Neben diesem eliminatorischen Antisemitismus, welcher eigentlich als Argument schon reichen sollte, die palästinensische Befreiungsbewegung zu diskreditieren gibt es aber noch etliche andere reaktionäre Denkmuster, welche innerhalb dieser Bewegung weit verbreitet sind.
Zu nennen ist hier ein arg traditionalistisches Geschlechterrollendenken und eine weit verbreitete Homophobie.

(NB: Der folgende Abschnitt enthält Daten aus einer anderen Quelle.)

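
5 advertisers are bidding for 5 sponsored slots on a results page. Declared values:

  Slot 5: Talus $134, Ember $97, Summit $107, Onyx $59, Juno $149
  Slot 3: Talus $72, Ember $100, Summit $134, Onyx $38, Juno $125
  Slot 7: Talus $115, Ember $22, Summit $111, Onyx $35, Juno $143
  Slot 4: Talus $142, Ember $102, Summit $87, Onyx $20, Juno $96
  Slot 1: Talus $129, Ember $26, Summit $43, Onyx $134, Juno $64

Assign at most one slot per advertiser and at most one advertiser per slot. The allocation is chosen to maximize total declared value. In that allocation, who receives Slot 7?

Juno receives Slot 7.

This is the linear assignment problem.
Optimal: Talus→Slot 4 ($142), Ember→Slot 5 ($97), Summit→Slot 3 ($134), Onyx→Slot 1 ($134), Juno→Slot 7 ($143) — total 142+97+134+134+143 = $650.
Row-greedy (each advertiser in turn takes its best remaining slot) gives $636, worse by 14.
Juno's own top slot is Slot 5 ($149), but forcing Juno→Slot 5 and reassigning the rest optimally gives only $636 — worse by 14.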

Oder anders gesagt: „Frauen“, Homosexuelle, Transsexuelle und Intersexuelle werden in den von oben genannten reaktionären palästinensischen Gruppen beherrschten Gebieten weit mehr unterdrückt als beispielsweise in Israel oder in (anderen) westlichen Industrienationen.
Es zeigt sich also, dass die Bewegung, welche die Errichtung einer palästinensischen Nation zum Ziel hat, reaktionär ist, da ihre Hauptakteure (Hamas usw.) reaktionär sind.
In gewisser Hinsicht mag die Bewegung vielleicht sogar antikapitalistisch sein, aber sie ist eher anti- bürgerlich, anti- liberal, anti- aufklärerisch und anti- modern. Oder anders gesagt: sie möchte den Kapitalismus nicht positiv, sondern negativ auflösen, also eine Gesellschaftsform errichten, die noch „schlechter“ ist, als der Kapitalismus.
Inwiefern das nun taktisch irgendwie sinnvoll sein soll, wenn mensch sich als links, emanzipatorisch oder irgendwie fortschrittlich versteht, solche Bewegungen zu unterstützen, mit dem Ziel, den Kapitalismus (positiv) zu überwinden, erschließt sich uns nicht.
Jegliche taktische Überlegung wird jedoch sowieso überflüssig, wenn wir uns noch einmal die oben erwähnte Vernichtungsideologie vor Augen führt.
Über taktische Fragen lässt sich streiten, aber wenn der Sieg der Hamas bedeutet, dass ein Mob aufgehetzter Antisemiten kollektiv jüdische (oder als jüdisch wahrgenommene) Menschen ermordet, so erübrigt sich sich die Frage, ob so etwas taktisch sinnvoll ist, denn mit der eigenen Solidarität solchen Mörderbanden auch nur ein geringes Maß an Hilfe zukommen zu lassen, ist einfach nicht tragbar.
Und somit ist es unserer Meinung nach auch nicht tragbar, sich mit solchen Gruppen, bzw. mit der palästinensischen Befreiungsbewegung zu solidarisieren.
Nehmen wir also Hamas, Hisbollah und co. als das, was sie sind: als ultrarechte Feinde der Freiheit und genau als solche sollten wir sie auch behandeln!